Tyco Toys produced a set of action figures. The figures included: Billy Lee, Jimmy Lee, Blaster, Vortex, Shadow Master, Sickle, and Trigger Happy. Three vehicles were also made: The (Dragon) Cycle, (Dragon) Cruiser, and Shadow Raven.

==Home media==
===United States===
In 1994, Buena Vista Home Video through the DIC Toon-Time Video label released three VHS tapes of the series. The Legend Begins and Deadly Mutants, released on June 7, 1994, contained "The Shadow Falls" and "The Legend Continues", and "The Price of Oblivion" and "Judgement Day" respectively, while "The Shield of the Shadow Khan", released on November 11, featured the episodes "Shadow Khan", "Shadow Claw" and "Doom Claw" edited into a Feature-Length format.
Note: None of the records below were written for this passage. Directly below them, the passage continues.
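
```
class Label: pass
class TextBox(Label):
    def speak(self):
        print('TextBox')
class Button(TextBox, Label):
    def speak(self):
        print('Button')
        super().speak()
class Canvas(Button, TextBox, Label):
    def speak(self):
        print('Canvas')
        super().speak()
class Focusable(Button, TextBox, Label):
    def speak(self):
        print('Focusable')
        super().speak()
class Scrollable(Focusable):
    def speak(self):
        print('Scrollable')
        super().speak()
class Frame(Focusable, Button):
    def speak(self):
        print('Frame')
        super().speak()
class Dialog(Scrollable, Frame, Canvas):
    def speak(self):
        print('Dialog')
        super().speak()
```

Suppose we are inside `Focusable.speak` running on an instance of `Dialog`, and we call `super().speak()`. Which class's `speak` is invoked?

L[Dialog] = Dialog + merge(L[Scrollable], L[Frame], L[Canvas], [Scrollable Frame Canvas])
  take Scrollable:  [Scrollable Focusable Button TextBox Label object] + [Frame Focusable Button TextBox Label object] + [Canvas Button TextBox Label object] + [Scrollable Frame Canvas]
  take Frame:  [Focusable Button TextBox Label object] + [Frame Focusable Button TextBox Label object] + [Canvas Button TextBox Label object] + [Frame Canvas]
  take Focusable:  [Focusable Button TextBox Label object] + [Focusable Button TextBox Label object] + [Canvas Button TextBox Label object] + [Canvas]
  take Canvas:  [Button TextBox Label object] + [Button TextBox Label object] + [Canvas Button TextBox Label object] + [Canvas]
  take Button:  [Button TextBox Label object] + [Button TextBox Label object] + [Button TextBox Label object]
  take TextBox:  [TextBox Label object] + [TextBox Label object] + [TextBox Label object]
  take Label:  [Label object] + [Label object] + [Label object]
  take object:  [object] + [object] + [object]
MRO: Dialog Scrollable Frame Focusable Canvas Button TextBox Label object
super() in Focusable.speak on a Dialog instance goes to the class after Focusable in Dialog's MRO: Canvas.

Canvas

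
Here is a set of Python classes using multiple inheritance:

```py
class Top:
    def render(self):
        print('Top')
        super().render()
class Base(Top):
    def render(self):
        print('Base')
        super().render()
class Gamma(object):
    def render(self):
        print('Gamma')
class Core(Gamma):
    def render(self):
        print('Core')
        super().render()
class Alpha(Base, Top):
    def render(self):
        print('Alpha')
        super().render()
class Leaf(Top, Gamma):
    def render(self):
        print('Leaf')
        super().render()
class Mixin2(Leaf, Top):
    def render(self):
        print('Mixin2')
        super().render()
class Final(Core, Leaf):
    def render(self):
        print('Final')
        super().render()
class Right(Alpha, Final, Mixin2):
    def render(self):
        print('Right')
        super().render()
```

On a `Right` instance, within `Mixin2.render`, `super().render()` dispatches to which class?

Leaf

L[Right] = Right + merge(L[Alpha], L[Final], L[Mixin2], [Alpha Final Mixin2])
  take Alpha:  [Alpha Base Top object] + [Final Core Leaf Top Gamma object] + [Mixin2 Leaf Top Gamma object] + [Alpha Final Mixin2]
  take Base:  [Base Top object] + [Final Core Leaf Top Gamma object] + [Mixin2 Leaf Top Gamma object] + [Final Mixin2]
  take Final:  [Top object] + [Final Core Leaf Top Gamma object] + [Mixin2 Leaf Top Gamma object] + [Final Mixin2]
  take Core:  [Top object] + [Core Leaf Top Gamma object] + [Mixin2 Leaf Top Gamma object] + [Mixin2]
  take Mixin2:  [Top object] + [Leaf Top Gamma object] + [Mixin2 Leaf Top Gamma object] + [Mixin2]
  take Leaf:  [Top object] + [Leaf Top Gamma object] + [Leaf Top Gamma object]
  take Top:  [Top object] + [Top Gamma object] + [Top Gamma object]
  take Gamma:  [object] + [Gamma object] + [Gamma object]
  take object:  [object] + [object] + [object]
MRO: Right Alpha Base Final Core Mixin2 Leaf Top Gamma object
super() in Mixin2.render on a Right instance goes to the class after Mixin2 in Right's MRO: Leaf.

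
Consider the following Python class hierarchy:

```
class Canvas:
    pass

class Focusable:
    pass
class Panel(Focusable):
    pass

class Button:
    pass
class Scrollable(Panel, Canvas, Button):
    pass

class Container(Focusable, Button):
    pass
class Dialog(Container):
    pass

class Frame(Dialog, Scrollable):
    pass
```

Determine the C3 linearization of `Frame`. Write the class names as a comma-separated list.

L[Frame] = Frame + merge(L[Dialog], L[Scrollable], [Dialog Scrollable])
  take Dialog:  [Dialog Container Focusable Button object] + [Scrollable Panel Focusable Canvas Button object] + [Dialog Scrollable]
  take Container:  [Container Focusable Button object] + [Scrollable Panel Focusable Canvas Button object] + [Scrollable]
  take Scrollable:  [Focusable Button object] + [Scrollable Panel Focusable Canvas Button object] + [Scrollable]
  take Panel:  [Focusable Button object] + [Panel Focusable Canvas Button object]
  take Focusable:  [Focusable Button object] + [Focusable Canvas Button object]
  take Canvas:  [Button object] + [Canvas Button object]
  take Button:  [Button object] + [Button object]
  take object:  [object] + [object]

Frame, Dialog, Container, Scrollable, Panel, Focusable, Canvas, Button, object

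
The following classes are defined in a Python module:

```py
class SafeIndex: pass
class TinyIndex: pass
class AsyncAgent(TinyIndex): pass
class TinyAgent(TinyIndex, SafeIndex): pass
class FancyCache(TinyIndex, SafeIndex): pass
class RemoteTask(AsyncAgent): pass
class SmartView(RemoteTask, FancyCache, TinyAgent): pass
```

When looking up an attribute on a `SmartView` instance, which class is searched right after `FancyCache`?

L[SmartView] = SmartView + merge(L[RemoteTask], L[FancyCache], L[TinyAgent], [RemoteTask FancyCache TinyAgent])
  take RemoteTask:  [RemoteTask AsyncAgent TinyIndex object] + [FancyCache TinyIndex SafeIndex object] + [TinyAgent TinyIndex SafeIndex object] + [RemoteTask FancyCache TinyAgent]
  take AsyncAgent:  [AsyncAgent TinyIndex object] + [FancyCache TinyIndex SafeIndex object] + [TinyAgent TinyIndex SafeIndex object] + [FancyCache TinyAgent]
  take FancyCache:  [TinyIndex object] + [FancyCache TinyIndex SafeIndex object] + [TinyAgent TinyIndex SafeIndex object] + [FancyCache TinyAgent]
  take TinyAgent:  [TinyIndex object] + [TinyIndex SafeIndex object] + [TinyAgent TinyIndex SafeIndex object] + [TinyAgent]
  take TinyIndex:  [TinyIndex object] + [TinyIndex SafeIndex object] + [TinyIndex SafeIndex object]
  take SafeIndex:  [object] + [SafeIndex object] + [SafeIndex object]
  take object:  [object] + [object] + [object]
MRO: SmartView RemoteTask AsyncAgent FancyCache TinyAgent TinyIndex SafeIndex object
FancyCache is at position 3; next is TinyAgent.

TinyAgent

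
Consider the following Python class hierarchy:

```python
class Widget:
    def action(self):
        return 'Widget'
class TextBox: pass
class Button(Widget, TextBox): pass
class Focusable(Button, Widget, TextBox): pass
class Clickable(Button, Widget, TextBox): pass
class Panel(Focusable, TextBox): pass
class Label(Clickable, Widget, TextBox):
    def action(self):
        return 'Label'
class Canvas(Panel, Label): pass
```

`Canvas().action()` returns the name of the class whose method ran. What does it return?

Label

L[Canvas] = Canvas + merge(L[Panel], L[Label], [Panel Label])
  take Panel:  [Panel Focusable Button Widget TextBox object] + [Label Clickable Button Widget TextBox object] + [Panel Label]
  take Focusable:  [Focusable Button Widget TextBox object] + [Label Clickable Button Widget TextBox object] + [Label]
  take Label:  [Button Widget TextBox object] + [Label Clickable Button Widget TextBox object] + [Label]
  take Clickable:  [Button Widget TextBox object] + [Clickable Button Widget TextBox object]
  take Button:  [Button Widget TextBox object] + [Button Widget TextBox object]
  take Widget:  [Widget TextBox object] + [Widget TextBox object]
  take TextBox:  [TextBox object] + [TextBox object]
  take object:  [object] + [object]
MRO: Canvas Panel Focusable Label Clickable Button Widget TextBox object
action is defined in: Label, Widget. First along the MRO is Label.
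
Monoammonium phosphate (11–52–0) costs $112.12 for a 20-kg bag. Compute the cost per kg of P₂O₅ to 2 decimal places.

P₂O₅ in bag = 20 × 52% = 10.4 kg.
Cost per kg P₂O₅ = $112.12 / 10.4 = $10.7808.

$10.78 per kg P₂O₅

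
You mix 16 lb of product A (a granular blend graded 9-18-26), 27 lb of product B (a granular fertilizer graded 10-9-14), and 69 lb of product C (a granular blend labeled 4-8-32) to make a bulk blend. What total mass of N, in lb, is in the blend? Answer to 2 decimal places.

N mass = 9%×16 + 10%×27 + 4%×69 = 6.9 lb.

6.90 lb N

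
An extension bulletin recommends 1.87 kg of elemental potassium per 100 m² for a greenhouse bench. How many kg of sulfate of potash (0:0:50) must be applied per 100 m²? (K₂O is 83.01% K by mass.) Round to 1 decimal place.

As K₂O: 1.87 / 0.8301 = 2.25274 kg per 100 m².
Product per 100 m² = 2.25274 / 50% = 4.50548 kg.

4.5 kg of product per hundred sq m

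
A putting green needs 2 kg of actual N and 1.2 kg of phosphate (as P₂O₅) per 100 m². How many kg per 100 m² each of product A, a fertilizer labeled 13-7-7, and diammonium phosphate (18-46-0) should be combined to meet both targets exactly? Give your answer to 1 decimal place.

Let a = kg of product A, b = kg of diammonium phosphate (per 100 m²).
N: 0.13·a + 0.18·b = 2
P₂O₅: 0.07·a + 0.46·b = 1.2
From row1: a = (2 − 0.18·b) / 0.13.
Into row2: 0.07·(2 − 0.18·b)/0.13 + 0.46·b = 1.2 → b = 0.338983, a = 14.9153.

14.9 kg product A, 0.3 kg diammonium phosphate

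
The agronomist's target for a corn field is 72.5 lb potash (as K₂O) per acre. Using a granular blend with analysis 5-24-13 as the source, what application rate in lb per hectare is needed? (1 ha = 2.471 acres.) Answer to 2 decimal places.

Product per acre = 72.5 / 13% = 557.692 lb.
Convert to per hectare: 557.692 × 2.471 = 1378.058 lb.

1378.06 lb of product per hectare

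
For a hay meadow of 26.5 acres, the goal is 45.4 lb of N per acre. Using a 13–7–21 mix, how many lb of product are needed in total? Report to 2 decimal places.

9254.62 lb

Product per acre = 45.4 / 13% = 349.231 lb.
Total product = 349.231 × 26.5 = 9254.615 lb.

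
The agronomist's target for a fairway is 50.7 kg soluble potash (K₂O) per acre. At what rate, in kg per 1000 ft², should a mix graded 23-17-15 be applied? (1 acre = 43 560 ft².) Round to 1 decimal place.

7.8 kg of product per thousand sq ft

Product per acre = 50.7 / 15% = 338 kg.
Convert to per 1000 ft²: 338 × 0.0229568 = 7.75941 kg.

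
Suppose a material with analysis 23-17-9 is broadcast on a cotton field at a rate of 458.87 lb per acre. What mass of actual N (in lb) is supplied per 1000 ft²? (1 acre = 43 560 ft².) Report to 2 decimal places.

nitrogen per acre = 458.87 × 23% = 105.54 lb.
Convert to per 1000 ft²: 105.54 × 0.0229568 = 2.42287 lb.

2.42 lb N per thousand sq ft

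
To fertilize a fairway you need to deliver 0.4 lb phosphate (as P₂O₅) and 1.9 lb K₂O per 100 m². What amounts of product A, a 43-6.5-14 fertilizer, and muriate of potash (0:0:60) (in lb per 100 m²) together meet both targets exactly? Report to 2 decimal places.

Let a = lb of product A, b = lb of muriate of potash (per 100 m²).
P₂O₅: 0.065·a + 0·b = 0.4
K₂O: 0.14·a + 0.6·b = 1.9
Solving simultaneously: a = 6.15385, b = 1.73077.

6.15 lb product A, 1.73 lb muriate of potash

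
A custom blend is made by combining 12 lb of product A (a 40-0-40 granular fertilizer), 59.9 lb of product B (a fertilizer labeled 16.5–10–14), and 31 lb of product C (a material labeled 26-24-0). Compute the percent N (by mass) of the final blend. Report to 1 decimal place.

22.1% N

Total mass = 12 + 59.9 + 31 = 102.9 lb.
N mass = 40%×12 + 16.5%×59.9 + 26%×31 = 22.7435 lb.
% N = 22.7435 / 102.9 = 22.1025%.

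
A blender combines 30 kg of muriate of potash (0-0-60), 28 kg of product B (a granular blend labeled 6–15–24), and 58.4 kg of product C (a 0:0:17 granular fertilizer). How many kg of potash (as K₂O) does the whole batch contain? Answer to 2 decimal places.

K₂O mass = 60%×30 + 24%×28 + 17%×58.4 = 34.648 kg.

34.65 kg K₂O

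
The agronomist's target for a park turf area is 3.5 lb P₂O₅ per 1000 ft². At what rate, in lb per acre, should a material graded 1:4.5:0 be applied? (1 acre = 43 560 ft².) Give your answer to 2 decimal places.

Product per 1000 ft² = 3.5 / 4.5% = 77.7778 lb.
Convert to per acre: 77.7778 × 43.56 = 3388 lb.

3388.00 lb of product per acre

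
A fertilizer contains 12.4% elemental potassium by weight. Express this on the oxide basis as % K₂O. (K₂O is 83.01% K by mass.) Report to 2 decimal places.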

Invincible Pictures released Double Dragon: The Animated Series on DVD in Region 1 for the very first time in the country in August 2019.

Discotek Media released Double Dragon on Blu-ray in May 2022.

===United Kingdom===
In June 2004, Anchor Bay UK released a single DVD containing four episodes.

Avenue Entertainment also released two DVDs containing two episodes each in July 2005.